La classe de monsieur Noah

Premier humoriste sud- africain à apparaître au Tonight Show de Jay Leno et au Late Show de David Letterman en 2012, Trevor Noah est encore assez peu connu chez nous — bien qu’il soit venu nous rendre visite en 2013 alors qu’il assurait la première partie du spectacle de Dave Chapelle et participait au gala d’Eddie Izzard. Si l’on se fie à l’accueil qui lui a été réservé au gala Just For Laughs qu’il animait jeudi soir à la salle Wilfrid-Pelletier, il y a fort à parier que le public américain s’entichera très tôt de ce beau gosse au sourire ravageur, alors qu’il remplacera, dès septembre, Jon Stewart à la barre du Daily Show — pour lequel il agit à titre de correspondant depuis la saison dernière.
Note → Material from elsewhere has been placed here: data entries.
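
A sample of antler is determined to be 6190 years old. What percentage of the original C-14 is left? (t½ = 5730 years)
N/N₀ = (1/2)^(t/t½) = 0.4729 = 47.3%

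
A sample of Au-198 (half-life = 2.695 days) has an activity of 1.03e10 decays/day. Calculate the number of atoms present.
N = A/λ = 4.005e10 atoms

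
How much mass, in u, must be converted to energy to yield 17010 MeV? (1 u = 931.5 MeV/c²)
m = E/c² = 18.26 u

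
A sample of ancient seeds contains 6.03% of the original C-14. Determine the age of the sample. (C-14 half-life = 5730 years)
Age = t½ × log₂(1/ratio) = 23220 years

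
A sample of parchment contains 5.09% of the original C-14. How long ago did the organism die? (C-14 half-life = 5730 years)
Age = t½ × log₂(1/ratio) = 24620 years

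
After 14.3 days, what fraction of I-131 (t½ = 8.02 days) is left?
N/N₀ = (1/2)^(t/t½) = 0.2906 = 29.1%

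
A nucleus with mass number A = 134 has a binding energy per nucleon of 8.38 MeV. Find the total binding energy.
B.E. = 8.38 × 134 = 1123 MeV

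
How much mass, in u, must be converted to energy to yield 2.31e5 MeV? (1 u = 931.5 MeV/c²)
m = E/c² = 248 u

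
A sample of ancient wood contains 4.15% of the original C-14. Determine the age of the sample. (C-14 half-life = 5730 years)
Age = t½ × log₂(1/ratio) = 26300 years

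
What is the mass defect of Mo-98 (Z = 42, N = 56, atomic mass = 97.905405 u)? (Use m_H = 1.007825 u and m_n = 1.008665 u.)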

D’un charisme indéniable, d’une forte présence sur scène, l’élégant stand-up a littéralement dragué le public en vantant le charme sexy de son accent. Un peu convenu, vous me direz, mais la salle est aussitôt tombée sous le charme. S’ensuivit une amusante réflexion à propos des usagers du métro qui font tout pour fuir le regard d’autrui. Né d’un père suisse et d’une mère sud-africaine, ayant grandi sous le régime de l’apartheid, Trevor Noah a pour sujet de prédilection l’identité.
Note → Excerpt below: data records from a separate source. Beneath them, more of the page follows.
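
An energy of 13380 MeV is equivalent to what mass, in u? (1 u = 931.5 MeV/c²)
m = E/c² = 14.36 u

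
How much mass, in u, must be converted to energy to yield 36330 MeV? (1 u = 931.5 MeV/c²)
m = E/c² = 39 u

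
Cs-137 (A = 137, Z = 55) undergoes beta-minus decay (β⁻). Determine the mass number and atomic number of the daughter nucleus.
Daughter: A = 137, Z = 56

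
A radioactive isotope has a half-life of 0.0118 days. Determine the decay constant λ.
λ = ln(2)/t½ = 58.74 day⁻¹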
C’est ainsi qu’il s’est lancé dans un numéro où il s’est de nouveau moqué de l’accent français, dont l’origine serait liée à l’hygiène douteuse des Français selon lui. Ouille ! On en est encore là ? Puis, il a expliqué que l’accent russe, et non la langue, le terrifiait, conseillant même aux femmes d’adopter cet accent afin de faire fuir les dragueurs indésirables. Oh là ! C’est ce que nous réserve le dauphin de Stewart l’automne prochain ? Si le sujet est, hélas ! facile, l’exécution est, heureusement, habile.
De solides invités
Premier invité de la soirée — chacun étant présenté par Noah comme son humoriste préféré, l’Américain Neal Brennan, qui collabore souvent avec Dave Chapelle, s’est permis de critiquer la manie des femmes de sauter trop vite aux conclusions. Selon son dire, si une enquête de CSI était menée par une équipe féminine, l’épisode ne durerait que cinq minutes. Cultivant habilement le malaise, l’humoriste de Brooklyn Artie Lange, ex-collaborateur au Howard Stern Show, a livré quelques tranches de vie. Grâce à son dealer mexicain, il aurait appris trois phrases en espagnol, lesquelles lui auraient coûté quelques millions de dollars et sa carrière.
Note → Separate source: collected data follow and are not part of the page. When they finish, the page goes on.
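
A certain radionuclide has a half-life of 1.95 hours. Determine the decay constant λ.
λ = ln(2)/t½ = 0.3555 hour⁻¹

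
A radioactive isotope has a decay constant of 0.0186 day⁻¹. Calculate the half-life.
t½ = ln(2)/λ = 37.27 days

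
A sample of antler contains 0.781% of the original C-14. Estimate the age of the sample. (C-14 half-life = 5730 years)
Age = t½ × log₂(1/ratio) = 40110 years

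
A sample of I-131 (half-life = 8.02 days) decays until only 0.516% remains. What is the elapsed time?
t = t½ × log₂(N₀/N) = 60.94 days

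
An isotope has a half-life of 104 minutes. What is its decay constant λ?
λ = ln(2)/t½ = 0.006665 minute⁻¹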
Visiblement nerveux, le Canadien Mark Forward a dénoncé l’insignifiance des statuts Facebook. Sans doute que plusieurs ont ri jaune dans la salle. Canadienne née de parents irlandais, la Britannique d’adoption Katherine Ryan a fait rigoler la salle avec ses confidences de mère indigne, se moquant allègrement de l’accent anglais de sa fille de six ans. Pour sa part, l’hilarante humoriste afro-américaine Marina Franklin a raconté ses déboires amoureux avec son ex-petit ami blanc, étrangement obsédé par sa chevelure crépue.
Ayant réussi à faire expulser un spectateur qui s’entêtait à filmer le spectacle avec son téléphone malgré l’interdiction, le corrosif stand-up américain Jeff Ross a fait monter sur scène six spectateurs afin de prouver que les Canadiens avaient le sens de l’humour en improvisant pour chacun d’eux un bien-cuit. Collaborateur au Daily Show, Hasan Minhaj a fait quelque peu pâle figure ensuite, mais s’est vite rattrapé avec une réflexion ironique sur l’immigration.
À la mi-temps, Trevor Noah a servi un second numéro beaucoup plus mordant que son monologue sur les accents. Reconstituant ce qui se serait passé la nuit où Oscar Pistorius a assassiné sa femme, il a détruit chaque argument de l’athlète sud-africain en simulant une chicane de ménage des plus cocasses. Si c’est ce niveau d’humour irrévérencieux qu’il réserve aux spectateurs de Comedy Central, on peut penser que la relève de Stewart est bel et bien assurée.